# Horus Heresy- Death and Defiance



## ckcrawford (Feb 4, 2009)

For those that will be at the Warhammer fest, they are going to have a Heresy Novel in print that will essentially be a pre-release before its official sale a few months after October. Apparently the scattered Night Lords legion is heading towards Ultramar. The Anthology will be compromised of 5 stories. I assume Fulgrim will be one of the stories. Still not sure how I feel about Fulgrim's portrayal. I assume his character has taken a route to where he and his legion has become a thorn to the traitor cause. 

Death and Defiance


----------



## Nacho libre (Feb 23, 2013)

Ooh... I really want this, but warhammerfest is too far away.


----------



## Child-of-the-Emperor (Feb 22, 2009)

ckcrawford said:


> Apparently the scattered Night Lords legion is heading towards Ultramar.


It only says: "...we follow *a splinter* of the scattered Night Lords Legion towards Ultramar." 

So certainly not the entirety of the VIII Legion. IIRC Sevatar basically told the assembled captains and commanders that they should split up and go about their business after the Thramas Crusade (with many joining the main rebel advance on Terra). It may only be the case that a small splinter and a handful of ships actually go towards Ultramar.


----------



## Garviel loken. (Jun 8, 2014)

Hmm this could be a good one. More exited for the silent war anthology tbh


----------



## Angel of Blood (Aug 18, 2010)

Once again I afk in vain hope, is anyone going?


----------



## Child-of-the-Emperor (Feb 22, 2009)

Angel of Blood said:


> Once again I afk in vain hope, is anyone going?


Hell no. :laugh:


----------



## Malus Darkblade (Jan 8, 2010)

Why wouldn't you go? Is Nottingham far from where you live in England?


----------



## Angel of Lies (Oct 10, 2011)

I'm not a big fan of the artwork for some reason that currently eludes me. Maybe its because I've come to dislike, as many others, the path they've taken Fulgrim.

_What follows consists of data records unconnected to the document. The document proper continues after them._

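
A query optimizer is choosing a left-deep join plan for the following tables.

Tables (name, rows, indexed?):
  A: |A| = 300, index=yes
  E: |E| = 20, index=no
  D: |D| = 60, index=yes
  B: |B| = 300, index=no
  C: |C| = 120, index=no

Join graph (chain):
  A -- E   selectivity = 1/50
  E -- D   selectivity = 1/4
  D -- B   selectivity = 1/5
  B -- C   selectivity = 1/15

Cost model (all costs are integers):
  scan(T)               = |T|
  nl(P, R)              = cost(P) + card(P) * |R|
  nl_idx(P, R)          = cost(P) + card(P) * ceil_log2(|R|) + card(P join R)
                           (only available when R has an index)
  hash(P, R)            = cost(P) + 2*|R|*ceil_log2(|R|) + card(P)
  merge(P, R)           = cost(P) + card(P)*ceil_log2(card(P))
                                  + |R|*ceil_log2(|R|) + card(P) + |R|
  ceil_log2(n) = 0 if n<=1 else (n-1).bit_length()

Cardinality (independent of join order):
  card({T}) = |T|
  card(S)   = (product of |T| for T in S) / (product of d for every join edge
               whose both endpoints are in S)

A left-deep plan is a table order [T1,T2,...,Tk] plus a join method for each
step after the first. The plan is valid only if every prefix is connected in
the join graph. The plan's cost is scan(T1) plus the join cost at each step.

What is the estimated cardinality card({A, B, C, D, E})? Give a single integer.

Tables in S: A(300), B(300), C(120), D(60), E(20)
Edges inside S: A-E(d=50), E-D(d=4), D-B(d=5), B-C(d=15)
numerator = 300 * 300 * 120 * 60 * 20 = 12960000000
denominator = 50 * 4 * 5 * 15 = 15000
card(S) = 12960000000 / 15000 = 864000

864000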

His story of being possessed was epic, but then kind of made no sense once he just beat the demon away in a short story.


----------



## Angel of Blood (Aug 18, 2010)

I agree. The twist of Fulgrim being possessed, even potentially all the way up to 40k time was awesome and one of the best turns they had come up with in the Heresy. And then it's just 'Lol I took my body back, no worries bros'. Just don't get it.


----------



## Deus Mortis (Jun 20, 2009)

Angel of Blood said:


> I agree. The twist of Fulgrim being possessed, even potentially all the way up to 40k time was awesome and one of the best turns they had come up with in the Heresy. And then it's just 'Lol I took my body back, no worries bros'. Just don't get it.



Here here! I loved the tragedy of Fulgrim having to watch his mistakes play out in his own mind for all eternity, forced to watch his legion destroy everything they created. But now his story is just...meh.

Although, I still maintain that the only person whose word we have for him not being possessed is Fulgrim's, so maybe there's a chance it's all a giant lie?


----------